Presbyterian minister Bruce W. Klunder died while protesting the construction of three public elementary schools that Cleveland’s civil rights community believed would perpetuate a system of segregated and inferior education for African-American students.
The bulldozer operator accidentally backed over Rev. Klunder in order to avoid hurting the protestors lying in front of him.
Dispersed by police, the protesters did not succeed in halting construction, but Klunder’s martyrdom inspired the civil rights community to continue what was ultimately a victorious fight against segregation of the Cleveland public schools.On April 7, 1964, a bulldozer clearing land for one of three new public elementary schools to be built in predominately African-American neighborhoods on Cleveland’s east side backed up and accidentally crushed to death a Presbyterian minister who had joined an on-site demonstration organized by a coalition of civil rights groups to protest the construction project’s reinforcement of school segregation.
The news of the Reverend Bruce W. Klunder’s demise horrified James A. Norton, the director of the Cleveland Foundation’s affiliated philanthropy, Greater Cleveland Associated Foundation (GCAF), who had for months been trying to persuade the chamber of commerce to organize a meeting of its members with their African-American counterparts to discuss the city’s disintegrating race relations. Norton and GCAF’s chairman, retired industrialist Kent H. Smith (who also sat on the board of the Cleveland Foundation), feared the tragic accident might ignite greater unrest. They prevailed upon John W. (Jack) Reavis, the managing partner of a pre-eminent corporate law firm, Jones, Day, Reavis & Pogue, to convene an emergency meeting of all concerned.
The meeting that took place at 3 p.m. on Sunday, April 19, 1964, in the Sheraton-Cleveland Hotel was as historic as it was dramatic. Never before had the ranking leadership of Cleveland’s black and white communities been assembled in one room. The white captains of business and industry listened quietly as the self-styled Negro Leadership Committee, whose members included such prominent African-American businessmen as newspaper publisher W.O. Walker and bank executive Bertram E. Gardner, laid out the political, economic and social inequalities afflicting the African-American community.
The parties agreed to form ad hoc committees to examine the problems facing African-American residents in the areas of employment, housing and education, but parted company on whether the issue of police brutality should be tackled. After months of frank and intense discussions, subcommittee members decided at summer’s end to institutionalize their newfound working relationship by creating the Businessmen’s Interracial Committee on Community Affairs (BICCA). GCAF gave BICCA space in its offices, and the committee’s full-time director and administrative expenses were paid in part by annual grants.

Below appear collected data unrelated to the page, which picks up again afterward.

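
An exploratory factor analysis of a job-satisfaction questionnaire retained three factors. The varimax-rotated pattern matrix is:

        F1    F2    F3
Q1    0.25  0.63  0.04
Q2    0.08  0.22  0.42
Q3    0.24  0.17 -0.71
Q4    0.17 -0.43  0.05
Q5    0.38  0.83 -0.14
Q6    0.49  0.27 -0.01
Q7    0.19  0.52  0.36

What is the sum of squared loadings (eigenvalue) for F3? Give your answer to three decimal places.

SS loadings for F3 = 0.04² + 0.42² + (-0.71)² + 0.05² + (-0.14)² + (-0.01)² + 0.36² = 0.0016 + 0.1764 + 0.5041 + 0.0025 + 0.0196 + 0.0001 + 0.1296 = 0.8339

0.834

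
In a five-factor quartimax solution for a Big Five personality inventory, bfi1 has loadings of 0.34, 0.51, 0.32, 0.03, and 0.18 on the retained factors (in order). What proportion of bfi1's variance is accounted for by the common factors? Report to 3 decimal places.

h² = 0.34² + 0.51² + 0.32² + 0.03² + 0.18² = 0.1156 + 0.2601 + 0.1024 + 0.0009 + 0.0324 = 0.5114

0.511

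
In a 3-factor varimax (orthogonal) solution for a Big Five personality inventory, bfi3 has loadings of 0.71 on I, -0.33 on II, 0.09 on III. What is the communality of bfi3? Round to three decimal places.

h² = 0.71² + (-0.33)² + 0.09² = 0.5041 + 0.1089 + 0.0081 = 0.6211

0.621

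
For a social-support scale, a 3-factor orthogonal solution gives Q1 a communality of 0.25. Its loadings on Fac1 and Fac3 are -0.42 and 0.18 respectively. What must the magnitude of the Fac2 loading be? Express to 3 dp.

0.203

Under orthogonal rotation h² = Σλ², so λ_Fac2² = h² − (0.2088) = 0.25 − 0.2088 = 0.0412.
|λ| = √0.0412 = 0.2030.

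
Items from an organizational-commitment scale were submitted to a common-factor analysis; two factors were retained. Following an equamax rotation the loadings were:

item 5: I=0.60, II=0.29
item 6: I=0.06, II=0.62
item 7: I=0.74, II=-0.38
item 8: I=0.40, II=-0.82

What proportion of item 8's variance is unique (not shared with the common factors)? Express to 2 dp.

0.17

h² = 0.40² + (-0.82)² = 0.1600 + 0.6724 = 0.8324
Uniqueness u² = 1 − h² = 1 − 0.8324 = 0.1676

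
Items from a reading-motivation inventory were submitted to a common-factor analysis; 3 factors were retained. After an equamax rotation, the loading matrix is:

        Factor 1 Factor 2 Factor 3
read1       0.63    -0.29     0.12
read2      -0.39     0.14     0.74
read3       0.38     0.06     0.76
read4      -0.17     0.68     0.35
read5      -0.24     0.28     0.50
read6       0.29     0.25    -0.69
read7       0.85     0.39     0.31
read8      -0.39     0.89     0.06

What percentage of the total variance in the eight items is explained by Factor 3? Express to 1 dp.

26.1%

SS loadings for Factor 3 = 0.12² + 0.74² + 0.76² + 0.35² + 0.50² + (-0.69)² + 0.31² + 0.06² = 2.0879
With 8 standardized items, total variance = 8. Proportion = 2.0879/8 = 0.2610 → 26.10%.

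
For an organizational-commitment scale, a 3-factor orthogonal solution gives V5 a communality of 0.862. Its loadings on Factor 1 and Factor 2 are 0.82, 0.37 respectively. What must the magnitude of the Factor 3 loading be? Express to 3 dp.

Under orthogonal rotation h² = Σλ², so λ_Factor 3² = h² − (0.8093) = 0.862 − 0.8093 = 0.0527.
|λ| = √0.0527 = 0.2296.

0.230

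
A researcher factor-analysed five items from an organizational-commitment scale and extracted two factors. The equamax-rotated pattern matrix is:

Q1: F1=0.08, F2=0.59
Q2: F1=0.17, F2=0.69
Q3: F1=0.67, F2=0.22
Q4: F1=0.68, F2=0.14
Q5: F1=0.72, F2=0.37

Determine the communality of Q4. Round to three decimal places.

h² = 0.68² + 0.14² = 0.4624 + 0.0196 = 0.4820

0.482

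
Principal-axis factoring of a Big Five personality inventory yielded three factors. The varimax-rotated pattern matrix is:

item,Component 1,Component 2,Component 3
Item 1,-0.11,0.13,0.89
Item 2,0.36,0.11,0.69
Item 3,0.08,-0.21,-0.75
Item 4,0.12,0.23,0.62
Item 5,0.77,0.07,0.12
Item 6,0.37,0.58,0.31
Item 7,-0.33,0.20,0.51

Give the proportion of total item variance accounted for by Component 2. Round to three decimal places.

0.072

SS loadings for Component 2 = 0.13² + 0.11² + (-0.21)² + 0.23² + 0.07² + 0.58² + 0.20² = 0.5073
Proportion of variance = 0.5073 / 7 = 0.0725.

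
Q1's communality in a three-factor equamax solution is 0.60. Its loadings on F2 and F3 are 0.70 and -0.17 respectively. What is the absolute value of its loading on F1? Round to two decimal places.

0.28

Under orthogonal rotation h² = Σλ², so λ_F1² = h² − (0.5189) = 0.60 − 0.5189 = 0.0811.
|λ| = √0.0811 = 0.2848.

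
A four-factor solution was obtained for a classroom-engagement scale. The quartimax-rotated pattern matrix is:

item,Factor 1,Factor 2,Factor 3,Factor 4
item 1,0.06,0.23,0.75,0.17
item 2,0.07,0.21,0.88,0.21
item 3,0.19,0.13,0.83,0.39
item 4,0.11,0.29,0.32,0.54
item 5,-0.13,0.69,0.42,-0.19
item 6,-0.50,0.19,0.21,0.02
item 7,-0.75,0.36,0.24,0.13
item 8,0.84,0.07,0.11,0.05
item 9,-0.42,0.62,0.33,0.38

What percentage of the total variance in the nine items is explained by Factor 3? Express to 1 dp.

SS loadings for Factor 3 = 0.75² + 0.88² + 0.83² + 0.32² + 0.42² + 0.21² + 0.24² + 0.11² + 0.33² = 2.5273
With 9 standardized items, total variance = 9. Proportion = 2.5273/9 = 0.2808 → 28.08%.

28.1%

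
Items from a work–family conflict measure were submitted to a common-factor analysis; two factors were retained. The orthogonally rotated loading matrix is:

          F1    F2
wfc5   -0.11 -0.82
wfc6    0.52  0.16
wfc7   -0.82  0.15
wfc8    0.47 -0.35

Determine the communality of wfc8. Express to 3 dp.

h² = 0.47² + (-0.35)² = 0.2209 + 0.1225 = 0.3434

0.343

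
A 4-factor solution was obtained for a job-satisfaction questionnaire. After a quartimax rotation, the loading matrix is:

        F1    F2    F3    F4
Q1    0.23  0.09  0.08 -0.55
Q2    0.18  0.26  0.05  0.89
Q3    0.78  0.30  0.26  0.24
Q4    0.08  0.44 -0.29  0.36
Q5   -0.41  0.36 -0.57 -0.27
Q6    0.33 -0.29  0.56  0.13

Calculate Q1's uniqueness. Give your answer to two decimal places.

h² = 0.23² + 0.09² + 0.08² + (-0.55)² = 0.0529 + 0.0081 + 0.0064 + 0.3025 = 0.3699
Uniqueness u² = 1 − h² = 1 − 0.3699 = 0.6301

0.63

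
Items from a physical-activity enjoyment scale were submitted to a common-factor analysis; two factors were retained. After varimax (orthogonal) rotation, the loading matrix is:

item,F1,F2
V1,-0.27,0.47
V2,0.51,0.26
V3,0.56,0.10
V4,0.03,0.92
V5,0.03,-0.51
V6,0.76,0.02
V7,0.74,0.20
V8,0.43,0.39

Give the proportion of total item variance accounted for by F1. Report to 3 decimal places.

SS loadings for F1 = (-0.27)² + 0.51² + 0.56² + 0.03² + 0.03² + 0.76² + 0.74² + 0.43² = 1.9585
Proportion of variance = 1.9585 / 8 = 0.2448.

0.245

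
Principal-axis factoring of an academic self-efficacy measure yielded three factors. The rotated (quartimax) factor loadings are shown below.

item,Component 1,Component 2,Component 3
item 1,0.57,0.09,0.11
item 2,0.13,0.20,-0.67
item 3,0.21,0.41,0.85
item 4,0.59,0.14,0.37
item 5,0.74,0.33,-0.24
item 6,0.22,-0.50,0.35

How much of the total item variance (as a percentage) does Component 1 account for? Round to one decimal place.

22.2%

SS loadings for Component 1 = 0.57² + 0.13² + 0.21² + 0.59² + 0.74² + 0.22² = 1.3300
With 6 standardized items, total variance = 6. Proportion = 1.3300/6 = 0.2217 → 22.17%.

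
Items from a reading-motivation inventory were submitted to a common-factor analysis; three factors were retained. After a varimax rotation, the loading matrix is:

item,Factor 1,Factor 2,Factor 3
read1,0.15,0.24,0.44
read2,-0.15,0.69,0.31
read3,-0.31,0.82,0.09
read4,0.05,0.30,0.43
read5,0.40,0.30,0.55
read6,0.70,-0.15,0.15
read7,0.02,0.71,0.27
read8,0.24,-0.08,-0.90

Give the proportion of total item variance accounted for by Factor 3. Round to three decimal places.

0.211

SS loadings for Factor 3 = 0.44² + 0.31² + 0.09² + 0.43² + 0.55² + 0.15² + 0.27² + (-0.90)² = 1.6906
Proportion of variance = 1.6906 / 8 = 0.2113.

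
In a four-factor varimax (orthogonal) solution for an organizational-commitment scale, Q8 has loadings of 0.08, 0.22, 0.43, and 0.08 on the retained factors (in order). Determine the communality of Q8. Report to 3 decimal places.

h² = 0.08² + 0.22² + 0.43² + 0.08² = 0.0064 + 0.0484 + 0.1849 + 0.0064 = 0.2461

0.246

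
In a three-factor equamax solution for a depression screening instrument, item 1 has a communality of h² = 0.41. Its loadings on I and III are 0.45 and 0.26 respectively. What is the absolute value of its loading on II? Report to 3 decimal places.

Under orthogonal rotation h² = Σλ², so λ_II² = h² − (0.2701) = 0.41 − 0.2701 = 0.1399.
|λ| = √0.1399 = 0.3740.

0.374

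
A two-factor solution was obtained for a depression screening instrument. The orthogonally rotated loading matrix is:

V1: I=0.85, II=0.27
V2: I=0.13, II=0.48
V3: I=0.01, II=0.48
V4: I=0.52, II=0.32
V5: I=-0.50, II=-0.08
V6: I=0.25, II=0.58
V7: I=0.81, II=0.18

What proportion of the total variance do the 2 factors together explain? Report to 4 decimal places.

0.4271

Communalities: 0.7954, 0.2473, 0.2305, 0.3728, 0.2564, 0.3989, 0.6885; Σh² = 2.9898.
Total variance with 7 standardized items is 7, so the solution explains 2.9898/7 = 0.4271.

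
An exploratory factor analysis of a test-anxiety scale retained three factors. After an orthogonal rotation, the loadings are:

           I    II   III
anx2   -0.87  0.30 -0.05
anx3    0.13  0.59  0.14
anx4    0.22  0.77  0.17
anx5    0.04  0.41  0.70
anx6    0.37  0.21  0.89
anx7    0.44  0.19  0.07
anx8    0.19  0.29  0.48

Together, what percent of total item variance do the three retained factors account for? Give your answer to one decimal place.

58.9%

SS loadings by factor: 1.1904, 1.3634, 1.5684; total = 4.1222.
Total variance with 7 standardized items is 7, so the solution explains 4.1222/7 = 0.5889 = 58.89%.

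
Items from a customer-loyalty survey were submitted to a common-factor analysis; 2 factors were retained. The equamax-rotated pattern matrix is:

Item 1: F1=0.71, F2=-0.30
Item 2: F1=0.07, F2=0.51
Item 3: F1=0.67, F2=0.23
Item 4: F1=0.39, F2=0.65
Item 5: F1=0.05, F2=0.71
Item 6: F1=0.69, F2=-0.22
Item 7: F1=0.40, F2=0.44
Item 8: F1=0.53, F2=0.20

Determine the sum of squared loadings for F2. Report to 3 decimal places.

1.612

SS loadings for F2 = (-0.30)² + 0.51² + 0.23² + 0.65² + 0.71² + (-0.22)² + 0.44² + 0.20² = 0.0900 + 0.2601 + 0.0529 + 0.4225 + 0.5041 + 0.0484 + 0.1936 + 0.0400 = 1.6116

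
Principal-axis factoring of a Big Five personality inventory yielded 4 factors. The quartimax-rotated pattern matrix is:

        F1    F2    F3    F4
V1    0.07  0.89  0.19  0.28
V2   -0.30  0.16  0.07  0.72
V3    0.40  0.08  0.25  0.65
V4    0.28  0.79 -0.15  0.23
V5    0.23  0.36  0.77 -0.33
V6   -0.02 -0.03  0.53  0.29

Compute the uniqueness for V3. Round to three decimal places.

h² = 0.40² + 0.08² + 0.25² + 0.65² = 0.1600 + 0.0064 + 0.0625 + 0.4225 = 0.6514
Uniqueness u² = 1 − h² = 1 − 0.6514 = 0.3486

0.349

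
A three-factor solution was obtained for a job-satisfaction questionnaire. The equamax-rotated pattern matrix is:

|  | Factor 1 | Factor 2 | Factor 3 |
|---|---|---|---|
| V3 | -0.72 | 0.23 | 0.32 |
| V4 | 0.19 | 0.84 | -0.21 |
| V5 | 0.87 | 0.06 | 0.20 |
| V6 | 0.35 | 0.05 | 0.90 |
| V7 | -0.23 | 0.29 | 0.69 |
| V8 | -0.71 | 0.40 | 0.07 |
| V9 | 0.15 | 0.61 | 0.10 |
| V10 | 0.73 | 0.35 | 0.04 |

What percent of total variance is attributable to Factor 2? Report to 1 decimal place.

SS loadings for Factor 2 = 0.23² + 0.84² + 0.06² + 0.05² + 0.29² + 0.40² + 0.61² + 0.35² = 1.5033
With 8 standardized items, total variance = 8. Proportion = 1.5033/8 = 0.1879 → 18.79%.

18.8%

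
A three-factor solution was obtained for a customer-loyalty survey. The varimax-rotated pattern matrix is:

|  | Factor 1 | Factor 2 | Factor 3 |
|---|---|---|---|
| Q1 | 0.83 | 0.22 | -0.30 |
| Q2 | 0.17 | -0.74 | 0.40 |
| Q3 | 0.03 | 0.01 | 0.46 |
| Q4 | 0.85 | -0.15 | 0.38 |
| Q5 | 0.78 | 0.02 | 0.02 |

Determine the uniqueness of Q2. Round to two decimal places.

0.26

h² = 0.17² + (-0.74)² + 0.40² = 0.0289 + 0.5476 + 0.1600 = 0.7365
Uniqueness u² = 1 − h² = 1 − 0.7365 = 0.2635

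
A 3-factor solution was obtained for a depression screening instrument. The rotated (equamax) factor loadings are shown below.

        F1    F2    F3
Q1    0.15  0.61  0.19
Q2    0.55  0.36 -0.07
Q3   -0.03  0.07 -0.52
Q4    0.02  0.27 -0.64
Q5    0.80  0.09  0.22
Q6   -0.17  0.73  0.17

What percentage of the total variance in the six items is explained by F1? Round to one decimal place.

SS loadings for F1 = 0.15² + 0.55² + (-0.03)² + 0.02² + 0.80² + (-0.17)² = 0.9952
With 6 standardized items, total variance = 6. Proportion = 0.9952/6 = 0.1659 → 16.59%.

16.6%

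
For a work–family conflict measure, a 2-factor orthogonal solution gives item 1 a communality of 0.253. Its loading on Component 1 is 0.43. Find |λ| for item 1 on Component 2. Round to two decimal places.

Under orthogonal rotation h² = Σλ², so λ_Component 2² = h² − (0.1849) = 0.253 − 0.1849 = 0.0681.
|λ| = √0.0681 = 0.2610.

0.26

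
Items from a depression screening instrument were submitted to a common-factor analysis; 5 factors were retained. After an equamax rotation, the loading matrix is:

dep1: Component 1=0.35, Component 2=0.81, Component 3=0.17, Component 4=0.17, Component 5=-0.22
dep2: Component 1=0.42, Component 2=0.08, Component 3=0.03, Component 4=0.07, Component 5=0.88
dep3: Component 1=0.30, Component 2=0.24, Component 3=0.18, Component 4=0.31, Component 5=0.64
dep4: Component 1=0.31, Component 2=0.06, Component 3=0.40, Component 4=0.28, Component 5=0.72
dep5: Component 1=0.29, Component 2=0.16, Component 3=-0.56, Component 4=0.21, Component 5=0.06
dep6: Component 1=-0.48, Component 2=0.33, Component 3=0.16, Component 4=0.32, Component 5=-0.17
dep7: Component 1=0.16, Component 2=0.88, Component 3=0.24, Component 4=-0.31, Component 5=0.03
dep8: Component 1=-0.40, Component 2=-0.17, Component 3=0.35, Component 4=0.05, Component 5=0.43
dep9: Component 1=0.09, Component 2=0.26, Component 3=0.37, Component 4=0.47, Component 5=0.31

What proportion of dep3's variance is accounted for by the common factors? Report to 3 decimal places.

0.686

h² = 0.30² + 0.24² + 0.18² + 0.31² + 0.64² = 0.0900 + 0.0576 + 0.0324 + 0.0961 + 0.4096 = 0.6857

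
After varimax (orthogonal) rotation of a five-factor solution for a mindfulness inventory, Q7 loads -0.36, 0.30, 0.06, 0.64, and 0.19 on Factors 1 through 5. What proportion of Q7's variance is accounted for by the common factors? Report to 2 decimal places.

0.67

h² = (-0.36)² + 0.30² + 0.06² + 0.64² + 0.19² = 0.1296 + 0.0900 + 0.0036 + 0.4096 + 0.0361 = 0.6689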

Operating under Jack Reavis’s leadership for the next seven years, the Businessmen’s Interracial Committee produced mixed results. The education subcommittee decided the schools’ new superintendent, Paul W. Briggs, should be given time to investigate charges of segregation, a reasonable approach that even the protestors accepted. With a crisis averted and a peaceful opening of the school year assured, master politician Briggs was able to refocus BICCA’s and the community’s attention on passing bond issues to pay for renewing the school system’s physical plant. More than 40 new neighborhood schools were subsequently built, cementing into place the emerging patterns of segregation that had provoked the protests.
BICCA’s housing subcommittee decided to focus on the issue of fair housing and set about organizing and funding the Fair Housing Council, a professionally staffed coordinating agency for the more than 40 community and neighborhood groups the subcommittee had discovered were working on the issue, largely independently of one another. The council met with some success, conducting a campaign that saw 45 of Cuyahoga County’s 60 municipalities pass fair housing resolutions. It also helped to implement Operation Equality, a Ford Foundation initiative to improve minority housing opportunities in eight demonstration cities.
BICCA’s most successful program to improve economic opportunities for African Americans—an intensive effort to train and find jobs for 2,000 chronically unemployed African-American youths—began in June 1967 with federal support. This campaign against central-city joblessness, which stood at 15.5 percent among African Americans, also received a large Ford Foundation grant. BICCA’s most lasting contribution, however, was in demonstrating to the city’s black and white leadership the imperative and benefits of collaboration and inclusion—a lesson that reshaped Greater Clevelanders’ conduct of civic affairs going forward.